Individuals with ITR 1 and ITR 2 will continue to file I-T returns till July 31.
“In July 2024, I announced a comprehensive review of the Income Tax Act 1961. This was completed in record time, and the Income Tax Act 2025 will come into effect from April 1, 2026. The forms have been redesigned such that ordinary citizens can comply without difficulty, for) ease of living,” she said while presenting the Budget 2026-27
In a move that directly eases cash-flow pressure on individuals making overseas payments, the Union Budget announced lower tax collection at source across key categories.

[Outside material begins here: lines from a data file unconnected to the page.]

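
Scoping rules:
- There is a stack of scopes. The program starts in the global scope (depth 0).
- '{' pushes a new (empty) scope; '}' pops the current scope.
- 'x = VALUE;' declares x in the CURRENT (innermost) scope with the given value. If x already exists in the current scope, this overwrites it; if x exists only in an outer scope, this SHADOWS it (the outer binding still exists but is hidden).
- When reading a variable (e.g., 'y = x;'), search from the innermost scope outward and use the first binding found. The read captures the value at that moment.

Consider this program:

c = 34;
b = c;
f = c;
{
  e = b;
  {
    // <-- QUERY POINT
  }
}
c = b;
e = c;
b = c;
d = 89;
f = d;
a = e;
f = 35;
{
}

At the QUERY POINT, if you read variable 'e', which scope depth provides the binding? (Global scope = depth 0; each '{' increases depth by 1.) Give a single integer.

Step 1: declare c=34 at depth 0
Step 2: declare b=(read c)=34 at depth 0
Step 3: declare f=(read c)=34 at depth 0
Step 4: enter scope (depth=1)
Step 5: declare e=(read b)=34 at depth 1
Step 6: enter scope (depth=2)
Visible at query point: b=34 c=34 e=34 f=34

Answer: 1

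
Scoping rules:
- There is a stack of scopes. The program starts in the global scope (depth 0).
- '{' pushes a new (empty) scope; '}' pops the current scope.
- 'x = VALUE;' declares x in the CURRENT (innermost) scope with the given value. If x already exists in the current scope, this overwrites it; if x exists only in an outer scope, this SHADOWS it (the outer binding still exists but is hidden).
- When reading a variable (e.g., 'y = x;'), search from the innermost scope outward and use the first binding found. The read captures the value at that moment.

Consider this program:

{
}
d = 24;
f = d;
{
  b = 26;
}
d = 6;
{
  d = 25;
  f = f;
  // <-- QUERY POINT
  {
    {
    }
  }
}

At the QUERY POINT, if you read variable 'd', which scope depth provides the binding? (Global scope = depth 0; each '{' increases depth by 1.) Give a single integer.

Step 1: enter scope (depth=1)
Step 2: exit scope (depth=0)
Step 3: declare d=24 at depth 0
Step 4: declare f=(read d)=24 at depth 0
Step 5: enter scope (depth=1)
Step 6: declare b=26 at depth 1
Step 7: exit scope (depth=0)
Step 8: declare d=6 at depth 0
Step 9: enter scope (depth=1)
Step 10: declare d=25 at depth 1
Step 11: declare f=(read f)=24 at depth 1
Visible at query point: d=25 f=24

Answer: 1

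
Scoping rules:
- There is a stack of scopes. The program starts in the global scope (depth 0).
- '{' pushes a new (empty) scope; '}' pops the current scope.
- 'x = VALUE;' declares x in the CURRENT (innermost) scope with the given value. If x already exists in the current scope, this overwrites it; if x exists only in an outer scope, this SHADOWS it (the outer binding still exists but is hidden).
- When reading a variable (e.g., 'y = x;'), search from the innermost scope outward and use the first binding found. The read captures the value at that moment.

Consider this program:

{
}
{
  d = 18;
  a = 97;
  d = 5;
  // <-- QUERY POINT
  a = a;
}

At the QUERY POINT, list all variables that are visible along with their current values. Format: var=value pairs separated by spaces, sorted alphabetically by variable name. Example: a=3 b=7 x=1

Step 1: enter scope (depth=1)
Step 2: exit scope (depth=0)
Step 3: enter scope (depth=1)
Step 4: declare d=18 at depth 1
Step 5: declare a=97 at depth 1
Step 6: declare d=5 at depth 1
Visible at query point: a=97 d=5

Answer: a=97 d=5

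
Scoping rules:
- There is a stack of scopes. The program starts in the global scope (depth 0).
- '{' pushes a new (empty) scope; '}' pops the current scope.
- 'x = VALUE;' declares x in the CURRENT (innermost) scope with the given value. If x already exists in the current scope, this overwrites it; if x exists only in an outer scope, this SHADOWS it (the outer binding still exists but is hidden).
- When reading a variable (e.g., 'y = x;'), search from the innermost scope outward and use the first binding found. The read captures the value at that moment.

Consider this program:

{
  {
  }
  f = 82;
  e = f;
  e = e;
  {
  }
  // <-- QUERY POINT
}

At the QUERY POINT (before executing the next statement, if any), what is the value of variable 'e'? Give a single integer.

Answer: 82

Derivation:
Step 1: enter scope (depth=1)
Step 2: enter scope (depth=2)
Step 3: exit scope (depth=1)
Step 4: declare f=82 at depth 1
Step 5: declare e=(read f)=82 at depth 1
Step 6: declare e=(read e)=82 at depth 1
Step 7: enter scope (depth=2)
Step 8: exit scope (depth=1)
Visible at query point: e=82 f=82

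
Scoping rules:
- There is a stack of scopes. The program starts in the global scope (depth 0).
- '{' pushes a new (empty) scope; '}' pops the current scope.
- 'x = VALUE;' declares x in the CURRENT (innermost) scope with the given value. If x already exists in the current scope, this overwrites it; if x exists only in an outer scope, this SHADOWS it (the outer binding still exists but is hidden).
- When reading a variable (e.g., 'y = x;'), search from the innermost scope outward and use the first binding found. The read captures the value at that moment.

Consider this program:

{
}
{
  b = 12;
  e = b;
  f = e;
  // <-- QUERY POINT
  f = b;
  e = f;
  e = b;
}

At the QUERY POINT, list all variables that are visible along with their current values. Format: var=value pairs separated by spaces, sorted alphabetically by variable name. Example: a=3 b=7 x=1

Step 1: enter scope (depth=1)
Step 2: exit scope (depth=0)
Step 3: enter scope (depth=1)
Step 4: declare b=12 at depth 1
Step 5: declare e=(read b)=12 at depth 1
Step 6: declare f=(read e)=12 at depth 1
Visible at query point: b=12 e=12 f=12

Answer: b=12 e=12 f=12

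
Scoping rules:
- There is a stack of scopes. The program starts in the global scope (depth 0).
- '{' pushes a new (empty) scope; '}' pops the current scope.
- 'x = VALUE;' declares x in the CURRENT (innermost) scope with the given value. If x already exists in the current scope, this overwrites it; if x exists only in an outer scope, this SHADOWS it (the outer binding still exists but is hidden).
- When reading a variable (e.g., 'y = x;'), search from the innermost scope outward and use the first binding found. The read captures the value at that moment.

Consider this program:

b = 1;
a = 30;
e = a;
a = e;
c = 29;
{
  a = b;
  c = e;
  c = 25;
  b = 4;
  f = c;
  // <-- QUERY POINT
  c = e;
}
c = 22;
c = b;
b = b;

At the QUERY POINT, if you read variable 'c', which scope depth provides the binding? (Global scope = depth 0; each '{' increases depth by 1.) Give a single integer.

Answer: 1

Derivation:
Step 1: declare b=1 at depth 0
Step 2: declare a=30 at depth 0
Step 3: declare e=(read a)=30 at depth 0
Step 4: declare a=(read e)=30 at depth 0
Step 5: declare c=29 at depth 0
Step 6: enter scope (depth=1)
Step 7: declare a=(read b)=1 at depth 1
Step 8: declare c=(read e)=30 at depth 1
Step 9: declare c=25 at depth 1
Step 10: declare b=4 at depth 1
Step 11: declare f=(read c)=25 at depth 1
Visible at query point: a=1 b=4 c=25 e=30 f=25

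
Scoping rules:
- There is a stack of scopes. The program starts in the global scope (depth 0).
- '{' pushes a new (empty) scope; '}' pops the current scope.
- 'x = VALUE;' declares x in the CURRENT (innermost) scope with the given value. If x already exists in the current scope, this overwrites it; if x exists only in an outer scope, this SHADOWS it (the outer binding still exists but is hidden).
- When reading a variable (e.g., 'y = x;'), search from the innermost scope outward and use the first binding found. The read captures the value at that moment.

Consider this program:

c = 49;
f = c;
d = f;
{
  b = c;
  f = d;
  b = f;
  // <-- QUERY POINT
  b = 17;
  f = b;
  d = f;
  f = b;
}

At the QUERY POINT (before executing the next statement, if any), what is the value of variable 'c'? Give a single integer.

Answer: 49

Derivation:
Step 1: declare c=49 at depth 0
Step 2: declare f=(read c)=49 at depth 0
Step 3: declare d=(read f)=49 at depth 0
Step 4: enter scope (depth=1)
Step 5: declare b=(read c)=49 at depth 1
Step 6: declare f=(read d)=49 at depth 1
Step 7: declare b=(read f)=49 at depth 1
Visible at query point: b=49 c=49 d=49 f=49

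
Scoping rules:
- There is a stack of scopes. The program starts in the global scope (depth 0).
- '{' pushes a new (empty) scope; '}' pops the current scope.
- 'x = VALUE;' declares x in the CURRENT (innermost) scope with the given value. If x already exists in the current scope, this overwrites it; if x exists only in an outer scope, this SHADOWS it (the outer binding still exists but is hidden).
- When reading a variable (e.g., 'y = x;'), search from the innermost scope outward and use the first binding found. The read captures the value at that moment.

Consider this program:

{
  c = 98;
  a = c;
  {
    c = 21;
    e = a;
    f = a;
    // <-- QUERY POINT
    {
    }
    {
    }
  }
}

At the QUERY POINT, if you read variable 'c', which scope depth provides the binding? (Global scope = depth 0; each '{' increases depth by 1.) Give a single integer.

Step 1: enter scope (depth=1)
Step 2: declare c=98 at depth 1
Step 3: declare a=(read c)=98 at depth 1
Step 4: enter scope (depth=2)
Step 5: declare c=21 at depth 2
Step 6: declare e=(read a)=98 at depth 2
Step 7: declare f=(read a)=98 at depth 2
Visible at query point: a=98 c=21 e=98 f=98

Answer: 2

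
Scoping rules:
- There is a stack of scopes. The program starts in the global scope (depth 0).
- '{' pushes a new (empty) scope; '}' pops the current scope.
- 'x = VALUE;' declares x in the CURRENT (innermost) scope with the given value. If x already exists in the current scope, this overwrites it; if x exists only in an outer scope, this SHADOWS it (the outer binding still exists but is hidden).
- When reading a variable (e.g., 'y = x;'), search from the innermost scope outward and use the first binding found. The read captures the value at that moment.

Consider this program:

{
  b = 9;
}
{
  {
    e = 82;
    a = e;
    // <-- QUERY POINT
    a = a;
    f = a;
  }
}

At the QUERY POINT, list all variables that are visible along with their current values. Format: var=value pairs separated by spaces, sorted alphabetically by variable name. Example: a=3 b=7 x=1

Answer: a=82 e=82

Derivation:
Step 1: enter scope (depth=1)
Step 2: declare b=9 at depth 1
Step 3: exit scope (depth=0)
Step 4: enter scope (depth=1)
Step 5: enter scope (depth=2)
Step 6: declare e=82 at depth 2
Step 7: declare a=(read e)=82 at depth 2
Visible at query point: a=82 e=82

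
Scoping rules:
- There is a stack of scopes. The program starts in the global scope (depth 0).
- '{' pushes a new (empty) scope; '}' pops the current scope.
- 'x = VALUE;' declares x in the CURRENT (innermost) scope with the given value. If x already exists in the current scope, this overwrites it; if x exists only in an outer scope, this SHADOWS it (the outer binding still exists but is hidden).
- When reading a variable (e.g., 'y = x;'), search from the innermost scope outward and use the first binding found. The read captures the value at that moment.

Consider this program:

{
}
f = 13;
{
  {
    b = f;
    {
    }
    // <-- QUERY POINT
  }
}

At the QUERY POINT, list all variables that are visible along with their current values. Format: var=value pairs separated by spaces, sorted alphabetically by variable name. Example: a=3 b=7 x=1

Step 1: enter scope (depth=1)
Step 2: exit scope (depth=0)
Step 3: declare f=13 at depth 0
Step 4: enter scope (depth=1)
Step 5: enter scope (depth=2)
Step 6: declare b=(read f)=13 at depth 2
Step 7: enter scope (depth=3)
Step 8: exit scope (depth=2)
Visible at query point: b=13 f=13

Answer: b=13 f=13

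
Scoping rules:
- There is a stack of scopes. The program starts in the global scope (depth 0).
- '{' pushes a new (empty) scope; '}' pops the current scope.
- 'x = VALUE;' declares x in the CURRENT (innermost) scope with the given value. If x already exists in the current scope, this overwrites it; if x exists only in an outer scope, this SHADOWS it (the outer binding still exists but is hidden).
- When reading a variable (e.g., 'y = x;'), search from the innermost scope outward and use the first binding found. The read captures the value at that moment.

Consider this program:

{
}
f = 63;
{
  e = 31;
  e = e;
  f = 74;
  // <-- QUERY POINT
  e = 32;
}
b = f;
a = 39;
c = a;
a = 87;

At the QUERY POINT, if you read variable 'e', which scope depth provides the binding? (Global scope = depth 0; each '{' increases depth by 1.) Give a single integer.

Step 1: enter scope (depth=1)
Step 2: exit scope (depth=0)
Step 3: declare f=63 at depth 0
Step 4: enter scope (depth=1)
Step 5: declare e=31 at depth 1
Step 6: declare e=(read e)=31 at depth 1
Step 7: declare f=74 at depth 1
Visible at query point: e=31 f=74

Answer: 1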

“I propose to reduce the TCS rate on the sale of overseas tour programme packages from the current 5 per cent and 20 per cent to 2 per cent without any stipulation of amount. I propose to reduce the TCS rate for pursuing education and for medical purposes from 5 per cent to 2 per cent,” said Sitharaman.
She clarified withholding on services, adding that “supply of manpower services is proposed to be specifically brought within the ambit of payment contractors for the purpose of TDS to avoid ambiguity”.
“Thus, TDS on these services will be at the rate of either 1 per cent or 2 per cent only,” she mentioned during her Budget speech.
The Budget also proposes a tax holiday for foreign cloud companies using data centres in India till 2047.